But Poison Encoder wants a key as string or atom for the coordinates map. I do understand postgres does not like tuple as key for jsonb.
So, is there an easy way to transform the tuple key to string before saving to database, then back to tuple after loading? Should I look into changeset or poison encoder? If possible, I would like to keep the more expressive key tuple form for data struct and the string key for db.
Another possibility that @michalmuskala and @mitchellhenke explained to me when I was asking on the #ecto Slack channel yesterday how you could store arbitrary data in a column, would be to create the following type:
defmodule Anything do
@behaviour Ecto.Type
def type, do: :binary
# Provide our own casting rules.
def cast(term) do
{:ok, term}
end
# When loading data from the database, we are guaranteed to
# receive an integer (as databases are strict) and we will
# just return it to be stored in the schema struct.

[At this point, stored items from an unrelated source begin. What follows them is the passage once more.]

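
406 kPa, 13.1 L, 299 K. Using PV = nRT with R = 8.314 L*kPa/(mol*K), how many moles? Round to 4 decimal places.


PV = nRT, solve for n = PV / (RT).
PV = 406 * 13.1 = 5318.6
RT = 8.314 * 299 = 2485.886
n = 5318.6 / 2485.886
n = 2.13951887 mol, rounded to 4 dp:

2.1395 mol


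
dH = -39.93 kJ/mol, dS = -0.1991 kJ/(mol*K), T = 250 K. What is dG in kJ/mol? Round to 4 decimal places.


Gibbs: dG = dH - T*dS (consistent units, dS already in kJ/(mol*K)).
T*dS = 250 * -0.1991 = -49.775
dG = -39.93 - (-49.775)
dG = 9.845 kJ/mol, rounded to 4 dp:

9.8450 kJ/mol


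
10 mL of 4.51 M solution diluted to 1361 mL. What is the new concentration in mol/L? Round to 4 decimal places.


Dilution: M1*V1 = M2*V2, solve for M2.
M2 = M1*V1 / V2
M2 = 4.51 * 10 / 1361
M2 = 45.1 / 1361
M2 = 0.0331374 mol/L, rounded to 4 dp:

0.0331 mol/L


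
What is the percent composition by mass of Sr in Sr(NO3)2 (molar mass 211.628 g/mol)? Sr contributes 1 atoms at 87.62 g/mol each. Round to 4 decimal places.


pct = 100 * (n_elem * M_elem) / M_total
mass_contribution = 1 * 87.62 = 87.62 g/mol
pct = 100 * 87.62 / 211.628
pct = 41.40283894 %, rounded to 4 dp:

41.4028 %


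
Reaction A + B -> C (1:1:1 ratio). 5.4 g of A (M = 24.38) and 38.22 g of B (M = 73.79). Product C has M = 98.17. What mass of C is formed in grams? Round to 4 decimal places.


Find moles of each reactant; the smaller value is the limiting reagent in a 1:1:1 reaction, so moles_C equals moles of the limiter.
n_A = mass_A / M_A = 5.4 / 24.38 = 0.221493 mol
n_B = mass_B / M_B = 38.22 / 73.79 = 0.517956 mol
Limiting reagent: A (smaller), n_limiting = 0.221493 mol
mass_C = n_limiting * M_C = 0.221493 * 98.17
mass_C = 21.74396781 g, rounded to 4 dp:

21.7440 g


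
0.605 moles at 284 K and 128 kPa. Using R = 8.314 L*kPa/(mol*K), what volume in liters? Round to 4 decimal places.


PV = nRT, solve for V = nRT / P.
nRT = 0.605 * 8.314 * 284 = 1428.5115
V = 1428.5115 / 128
V = 11.16024609 L, rounded to 4 dp:

11.1602 L


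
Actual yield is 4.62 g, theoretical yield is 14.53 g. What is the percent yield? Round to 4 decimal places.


% yield = 100 * actual / theoretical
% yield = 100 * 4.62 / 14.53
% yield = 31.79628355 %, rounded to 4 dp:

31.7963 %


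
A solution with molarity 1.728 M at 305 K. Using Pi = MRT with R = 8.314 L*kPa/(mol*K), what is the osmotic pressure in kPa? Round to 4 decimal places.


Osmotic pressure (van't Hoff): Pi = M*R*T.
RT = 8.314 * 305 = 2535.77
Pi = 1.728 * 2535.77
Pi = 4381.81056 kPa, rounded to 4 dp:

4381.8106 kPa


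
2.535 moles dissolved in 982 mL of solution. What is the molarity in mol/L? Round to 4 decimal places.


Convert volume to liters: V_L = V_mL / 1000.
V_L = 982 / 1000 = 0.982 L
M = n / V_L = 2.535 / 0.982
M = 2.5814664 mol/L, rounded to 4 dp:

2.5815 mol/L


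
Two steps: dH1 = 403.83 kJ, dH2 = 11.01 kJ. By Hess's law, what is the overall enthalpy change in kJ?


Hess's law: enthalpy is a state function, so add the step enthalpies.
dH_total = dH1 + dH2 = 403.83 + (11.01)
dH_total = 414.84 kJ:

414.84 kJ


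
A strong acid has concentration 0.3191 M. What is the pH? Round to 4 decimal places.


A strong acid dissociates completely, so [H+] equals the given concentration.
pH = -log10([H+]) = -log10(0.3191)
pH = 0.4960732, rounded to 4 dp:

0.4961


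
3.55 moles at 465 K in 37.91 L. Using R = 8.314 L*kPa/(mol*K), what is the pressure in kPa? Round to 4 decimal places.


PV = nRT, solve for P = nRT / V.
nRT = 3.55 * 8.314 * 465 = 13724.3355
P = 13724.3355 / 37.91
P = 362.0241493 kPa, rounded to 4 dp:

362.0241 kPa


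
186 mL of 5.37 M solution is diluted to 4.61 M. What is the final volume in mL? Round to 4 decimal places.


Dilution: M1*V1 = M2*V2, solve for V2.
V2 = M1*V1 / M2
V2 = 5.37 * 186 / 4.61
V2 = 998.82 / 4.61
V2 = 216.6637744 mL, rounded to 4 dp:

216.6638 mL


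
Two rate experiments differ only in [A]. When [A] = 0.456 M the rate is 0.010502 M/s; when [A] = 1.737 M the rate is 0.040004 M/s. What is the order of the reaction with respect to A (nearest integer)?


Rate is proportional to [A]^n, so rate2/rate1 = ([A]2/[A]1)^n. Take logs to solve for n.
rate2/rate1 = 0.040004 / 0.010502 = 3.8092
[A]2/[A]1 = 1.737 / 0.456 = 3.8092
n = ln(3.8092) / ln(3.8092) = 1.0
Nearest integer order:

1


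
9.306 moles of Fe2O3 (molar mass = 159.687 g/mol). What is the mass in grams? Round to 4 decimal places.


mass = n * M
mass = 9.306 * 159.687
mass = 1486.047222 g, rounded to 4 dp:

1486.0472 g


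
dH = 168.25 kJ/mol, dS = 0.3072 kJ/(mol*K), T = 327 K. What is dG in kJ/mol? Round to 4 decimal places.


Gibbs: dG = dH - T*dS (consistent units, dS already in kJ/(mol*K)).
T*dS = 327 * 0.3072 = 100.4544
dG = 168.25 - (100.4544)
dG = 67.7956 kJ/mol, rounded to 4 dp:

67.7956 kJ/mol


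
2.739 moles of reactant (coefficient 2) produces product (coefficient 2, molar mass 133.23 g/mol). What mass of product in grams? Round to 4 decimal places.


Use the coefficient ratio to convert reactant moles to product moles, then multiply by the product's molar mass.
moles_P = moles_R * (coeff_P / coeff_R) = 2.739 * (2/2) = 2.739
mass_P = moles_P * M_P = 2.739 * 133.23
mass_P = 364.91697 g, rounded to 4 dp:

364.9170 g


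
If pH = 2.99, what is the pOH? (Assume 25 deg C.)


At 25 deg C, pH + pOH = 14.
pOH = 14 - pH = 14 - 2.99
pOH = 11.01:

11.01


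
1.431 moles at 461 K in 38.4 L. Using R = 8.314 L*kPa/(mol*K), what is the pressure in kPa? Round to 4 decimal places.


PV = nRT, solve for P = nRT / V.
nRT = 1.431 * 8.314 * 461 = 5484.671
P = 5484.671 / 38.4
P = 142.82997396 kPa, rounded to 4 dp:

142.8300 kPa


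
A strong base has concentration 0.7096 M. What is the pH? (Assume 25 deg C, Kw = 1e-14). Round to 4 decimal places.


A strong base dissociates completely, so [OH-] equals the given concentration.
pOH = -log10([OH-]) = -log10(0.7096) = 0.148986
pH = 14 - pOH = 14 - 0.148986
pH = 13.851014, rounded to 4 dp:

13.8510


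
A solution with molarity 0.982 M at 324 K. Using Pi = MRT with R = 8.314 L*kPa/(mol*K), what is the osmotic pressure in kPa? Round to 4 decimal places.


Osmotic pressure (van't Hoff): Pi = M*R*T.
RT = 8.314 * 324 = 2693.736
Pi = 0.982 * 2693.736
Pi = 2645.248752 kPa, rounded to 4 dp:

2645.2488 kPa


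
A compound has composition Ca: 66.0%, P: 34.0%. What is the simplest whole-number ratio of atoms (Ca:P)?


Assume 100 g of compound, divide each mass% by atomic mass to get moles, then normalize by the smallest to get a raw atom ratio.
Moles per 100 g: Ca: 66.0/40.078 = 1.6468, P: 34.0/30.974 = 1.0977
Raw ratio (divide by min = 1.0977): Ca: 1.5, P: 1.0
Multiply by 2 to clear fractions: Ca: 3.0 ~= 3, P: 2.0 ~= 2
Reduce by GCD to get the simplest whole-number ratio:

3:2


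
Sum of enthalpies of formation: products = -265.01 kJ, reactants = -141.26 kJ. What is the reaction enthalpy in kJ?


dH_rxn = sum(dH_f products) - sum(dH_f reactants)
dH_rxn = -265.01 - (-141.26)
dH_rxn = -123.75 kJ:

-123.75 kJ


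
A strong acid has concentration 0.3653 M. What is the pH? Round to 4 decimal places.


A strong acid dissociates completely, so [H+] equals the given concentration.
pH = -log10([H+]) = -log10(0.3653)
pH = 0.43735033, rounded to 4 dp:

0.4374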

def load(binary), do: {:ok, :erlang.binary_to_term(binary)}
# When dumping data to the database, we *expect* an integer
# but any value could be inserted into the struct, so we need
# guard against them.
def dump(term), do: {:ok, :erlang.term_to_binary(term)}
end
This will store any Elixir data type, regardless of what it is, in a binary column. The only disadvantage this has over using Postrex + jsonb + some logic to convert your things to JSON, is that a jsonb-type-column can be searched to some extent, while an encoded binary can not. However, for just storing some information, this should be enough.